Cartona, a B2B platform digitizing Egypt’s traditional trade market, has successfully raised $8.1 million in a Series A extension. The platform, which connects retailers with wholesalers, suppliers, and FMCGs, aims to streamline the distribution process and enhance profit margins.
Cartona’s technology facilitates ordering, inventory management, embedded finance, and more, making trading more efficient and accessible. The fundraising round was led by Algebra Ventures, with participation from existing investors Silicon Badia and the SANAD Fund for MSME.
Out of the total raised, $5.6 million in equity capital will accelerate growth in various verticals, including FMCG and HORECA, expand market share, and support regional expansion into new MENA markets. The company is also exploring B2B2C opportunities. Additionally, $2.5 million in debt capital from Camel Ventures and GlobalCorp was raised to meet local retailers’ working capital needs.

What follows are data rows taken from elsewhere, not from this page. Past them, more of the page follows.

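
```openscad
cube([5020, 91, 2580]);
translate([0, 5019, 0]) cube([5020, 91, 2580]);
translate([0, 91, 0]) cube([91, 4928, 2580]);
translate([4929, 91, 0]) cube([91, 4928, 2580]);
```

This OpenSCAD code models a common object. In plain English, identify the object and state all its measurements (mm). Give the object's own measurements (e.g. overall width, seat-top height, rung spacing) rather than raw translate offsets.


The wall frame of a small rectangular building: four walls, each 2580 mm tall and 91 mm thick, enclosing a footprint 5020 mm (x) by 5110 mm (y) outside-to-outside, with no floor or roof. The front and back walls (the −y and +y sides) span the full width; the two side walls fit between them.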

Cartona’s asset-light business model, characterized by a lean cost base and strong unit economics, has proven to be a significant advantage, particularly in an inflationary environment. The company has experienced substantial growth, now serving over 188,000 retailers across 17 Egyptian cities, with a robust revenue stream and increased digital adoption.
Cartona CEO and co-founder Mahmoud Talaat expressed delight at completing the Series A extension from a position of strength. “Our operational and financial metrics are progressing positively, helping us attract capital from both existing and new investors. We are committed to transforming the traditional trade market and creating value for all stakeholders. Our future includes expanding our product offerings and market penetration in Egypt, and replicating our success in other regional markets.”
Omar Khashaba, general partner at Algebra Ventures, praised Cartona’s capital-efficient model. “Cartona has built an exceptionally capital-efficient model that has allowed it to deliver strong growth and profitability, even during economic headwinds. The asset-light nature of its model creates a scalable infrastructure that can quickly adapt to new markets.”